САМОЕ СТРАШНОЕ
Самое страшное в ссылке — тоска. В этой гнилой, затерянной в болотах и снегах дыре тоска наваливается на ссыльного неожиданно. Тяжелая, как могильная плита. Грязно-серая, как верхоянское угрюмо нависшее небо.
И сразу начинает казаться, что все — зря. Зря ты живешь на свете. Зря борешься с несокрушимым чугунным идолом — царем. Что всеми ты забыт. Что время остановилось. Что пять лет ссылки никогда не кончатся. И вообще — пошло все к черту…
Человек, захлестнутый тоской, сидит в дымной вонючей юрте, где пол земляной и крыша тоже земляная, сидит у камелька неподвижно, долгими часами не сводя тусклых глаз с огня.
Неделями не выходит из юрты.
Пропади все пропадом! Надоело. Хватит…
От камелька пышет жаром. И все же в углах юрты — иней. Еще бы! Ведь за стеной мороз такой — даже ртуть в термометре на доме стражника и та замерзла.
А тут еще верхоянская полугодовая ночь, которая тянется утомительно, как бессонница, и кажется, нет ей конца. Словно живешь ты в погребе. И тут и умрешь, в густой, непролазной этой тьме.

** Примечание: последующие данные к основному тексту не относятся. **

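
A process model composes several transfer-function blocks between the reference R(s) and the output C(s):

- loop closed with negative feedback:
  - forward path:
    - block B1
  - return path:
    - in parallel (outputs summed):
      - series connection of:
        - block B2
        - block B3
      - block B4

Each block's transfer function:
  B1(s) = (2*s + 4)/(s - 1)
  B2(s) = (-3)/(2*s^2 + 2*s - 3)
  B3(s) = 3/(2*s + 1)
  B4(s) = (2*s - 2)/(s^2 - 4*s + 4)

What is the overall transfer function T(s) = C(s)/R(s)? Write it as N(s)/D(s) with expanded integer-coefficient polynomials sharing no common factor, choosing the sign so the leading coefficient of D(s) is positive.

Answer: (8*s^6 - 4*s^5 - 64*s^4 + 26*s^3 + 140*s^2 - 40*s - 48)/(4*s^6 + 2*s^5 + 38*s^4 + 7*s^3 - 81*s^2 + 84*s - 108)

Working:
Step 1: reduce the series chain B2, B3: (-9)/(4*s^3 + 6*s^2 - 4*s - 3)
Step 2: sum the parallel branches (B2*B3), B4: (8*s^4 + 4*s^3 - 29*s^2 + 38*s - 30)/(4*s^5 - 10*s^4 - 12*s^3 + 37*s^2 - 4*s - 12)
Step 3: feedback reduction of B1, ((B2*B3)+B4): this yields T(s), and no further normalization is needed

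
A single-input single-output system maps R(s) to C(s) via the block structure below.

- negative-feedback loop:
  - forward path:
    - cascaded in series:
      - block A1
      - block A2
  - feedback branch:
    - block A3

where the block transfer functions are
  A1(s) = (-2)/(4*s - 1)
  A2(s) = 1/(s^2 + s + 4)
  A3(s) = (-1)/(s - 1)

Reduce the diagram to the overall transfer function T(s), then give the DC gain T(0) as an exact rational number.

First reduce the diagram to T(s).

Step 1. cascade A1, A2 -> (-2)/(4*s^3 + 3*s^2 + 15*s - 4)
Step 2. close the feedback loop around (A1*A2), A3 -> (2 - 2*s)/(4*s^4 - s^3 + 12*s^2 - 19*s + 6)
Evaluating the step-2 result (the overall T(s)) at s = 0 gives T(0) = 2/6 = 1/3.

Answer: 1/3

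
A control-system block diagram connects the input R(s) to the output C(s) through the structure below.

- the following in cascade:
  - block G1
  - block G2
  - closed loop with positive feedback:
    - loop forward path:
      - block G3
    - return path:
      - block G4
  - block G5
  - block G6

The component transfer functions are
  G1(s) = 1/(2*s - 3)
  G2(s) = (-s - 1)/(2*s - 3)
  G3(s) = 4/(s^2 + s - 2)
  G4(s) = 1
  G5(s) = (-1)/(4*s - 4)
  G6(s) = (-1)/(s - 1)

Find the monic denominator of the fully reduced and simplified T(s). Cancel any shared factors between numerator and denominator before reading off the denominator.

[1] feedback reduction of G3, G4 gives 4/(s^2 + s - 6)
[2] multiply G1, G2, [G3/(1-G3*G4)], G5, G6 (series) gives (-s - 1)/(4*s^6 - 16*s^5 - 7*s^4 + 127*s^3 - 243*s^2 + 189*s - 54)
That last expression is T(s), already simplified. Scaling its denominator by 1/4 (the reciprocal of the leading coefficient) yields the monic denominator.

Final answer: s^6 - 4*s^5 - 7*s^4/4 + 127*s^3/4 - 243*s^2/4 + 189*s/4 - 27/2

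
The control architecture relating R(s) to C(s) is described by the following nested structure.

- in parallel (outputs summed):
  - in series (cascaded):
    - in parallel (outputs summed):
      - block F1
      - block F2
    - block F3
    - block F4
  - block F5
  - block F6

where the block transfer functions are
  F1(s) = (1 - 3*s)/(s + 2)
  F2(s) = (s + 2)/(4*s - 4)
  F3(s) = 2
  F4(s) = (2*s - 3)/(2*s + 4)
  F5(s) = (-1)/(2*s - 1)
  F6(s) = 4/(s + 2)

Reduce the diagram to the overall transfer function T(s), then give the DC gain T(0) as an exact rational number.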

Самое страшное — что тоска заразительна. Она — как эпидемия. Перекидывается от заболевшего к здоровому, и крушит наповал.
И вот уже ссыльные перестают ходить друг к другу. И вспыхивают какие-то мелкие, противные дрязги, ссоры. И одному не хочется видеть осточертевшее лицо соседа. А другому стало невмоготу даже слышать голос недавнего друга-товарища. А третий и вовсе запил. Пьет беспробудно уже вторую неделю…
"Да, — думал Бабушкин. — Скверно…"
Он шел по вихляющей между юрт тропинке. Вокруг столько снега, что юрты почти не видны. Только по дымкам да кучам навоза и отличишь юрту от огромных сугробов.
А вокруг — тундра. Голая, без деревца. Вся засыпанная снегом. Ни кустика. Карликовые северные березки, стелющиеся возле самой земли, погребены так глубоко под снегом, будто вовсе и нет их.
Толстой варежкой Бабушкин прикрыл рот. Так и дышал — сквозь варежку. Мороз лютый, градусов пятьдесят. К такому привычка нужна. В первые дни, бывало, вдохнет Бабушкин — и в грудь сразу словно струя расплавленного свинца… Кажется, насквозь прожигает. А плюнешь на таком морозе, — слюна застывает на лету и падает на землю звонкой ледяшкой.
Идет Бабушкин по тропочке… А куда идет? И сам не знает. Просто так.
"Прогулка, — Бабушкин хмуро усмехнулся. — Прелестная прогулочка!"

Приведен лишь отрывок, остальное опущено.